Alternatives africaines

La palme africaine comme source alternative d’énergie

Mardi 21 novembre 2006, par François Houtart

1. L’état de la question

La crise énergétique se profile, à la fois parce que la demande est en croissance (la production d’électricité a augmenté de 20% entre 1990 et 2000) et parce que l’épuisement des énergies fossiles est prévisible.

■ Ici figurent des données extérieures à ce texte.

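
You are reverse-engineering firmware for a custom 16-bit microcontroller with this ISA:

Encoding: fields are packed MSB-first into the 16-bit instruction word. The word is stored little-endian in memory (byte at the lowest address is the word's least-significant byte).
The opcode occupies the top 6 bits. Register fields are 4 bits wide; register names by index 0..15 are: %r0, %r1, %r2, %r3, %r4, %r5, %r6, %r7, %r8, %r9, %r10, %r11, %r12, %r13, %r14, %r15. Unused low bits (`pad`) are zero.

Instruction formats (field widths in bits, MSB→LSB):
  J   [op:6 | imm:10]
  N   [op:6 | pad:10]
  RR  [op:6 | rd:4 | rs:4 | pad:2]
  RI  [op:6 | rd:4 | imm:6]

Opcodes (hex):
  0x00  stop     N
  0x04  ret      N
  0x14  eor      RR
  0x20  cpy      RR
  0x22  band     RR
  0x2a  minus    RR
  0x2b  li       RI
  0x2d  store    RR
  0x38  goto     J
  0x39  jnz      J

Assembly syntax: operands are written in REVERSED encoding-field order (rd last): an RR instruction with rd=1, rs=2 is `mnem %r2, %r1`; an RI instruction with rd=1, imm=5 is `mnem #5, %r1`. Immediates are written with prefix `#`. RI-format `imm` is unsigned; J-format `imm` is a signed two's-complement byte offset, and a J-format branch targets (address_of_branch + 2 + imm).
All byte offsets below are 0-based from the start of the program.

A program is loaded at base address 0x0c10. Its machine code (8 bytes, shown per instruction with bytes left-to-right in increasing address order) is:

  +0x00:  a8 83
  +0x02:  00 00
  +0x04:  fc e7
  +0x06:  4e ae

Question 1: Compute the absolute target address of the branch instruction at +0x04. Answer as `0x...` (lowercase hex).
0x0c12

@+04  little-endian(fc e7) = 0xe7fc
  top 6b → 0x39 → jnz [J]
  imm: (w>>0)&0x3ff=0x3fc (s10→-4) → #-4
  target = base 0x0c10 + off 0x04 + 2 + imm -4 = 0x0c12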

Par ailleurs, l’accroissement de la consommation énergétique exerce une influence sur la pollution de l’atmosphère et sur le climat. C’est tout particulièrement le CO² qui est en question. En France, le CO² produit par le transport routier a augmenté de 6,4 fois entre 1960 et 2000. On estime que dans le monde, il faudrait réduire de 25% la production de CO² à l’échéance de 2020, pour retrouver son niveau de 1990. Tout cela se répercute dans les discussions internationales, depuis l’Accord de Kyoto (dont les objectifs prévus ne seront probablement pas respectés), jusqu’à la conférence de Nairobi.

Il en résulte, dans le monde entier, une conscience nouvelle et une recherche d’alternative énergétique. C’est véritablement tous azimuts que ce travail est accompli. Des visions plus ou moins optimistes et parfois contradictoires se développent dans le domaine du nucléaire, dans celui des énergies éoliennes et solaires, en Belgique et dans certains pays d’Europe pour la production de biogaz à partir des anciennes mines de charbon, la production d’hydrogène, etc. Ce n’est pas seulement le fait des sociétés industrielles du Nord, mais même un pays comme l’Inde a décidé de produire 50.000 megawatts au départ d’énergies renouvelable pour 2030.

Il s’avère clairement qu’aucun de ces secteurs particuliers ne constitue un remède miracle, car tous se trouvent confrontés à des obstacles technologiques ou à des effets pervers qui réduisent souvent considérablement leurs avantages comparatifs. C’est dans cette perspective générale que s’inscrit la question de la bioénergie.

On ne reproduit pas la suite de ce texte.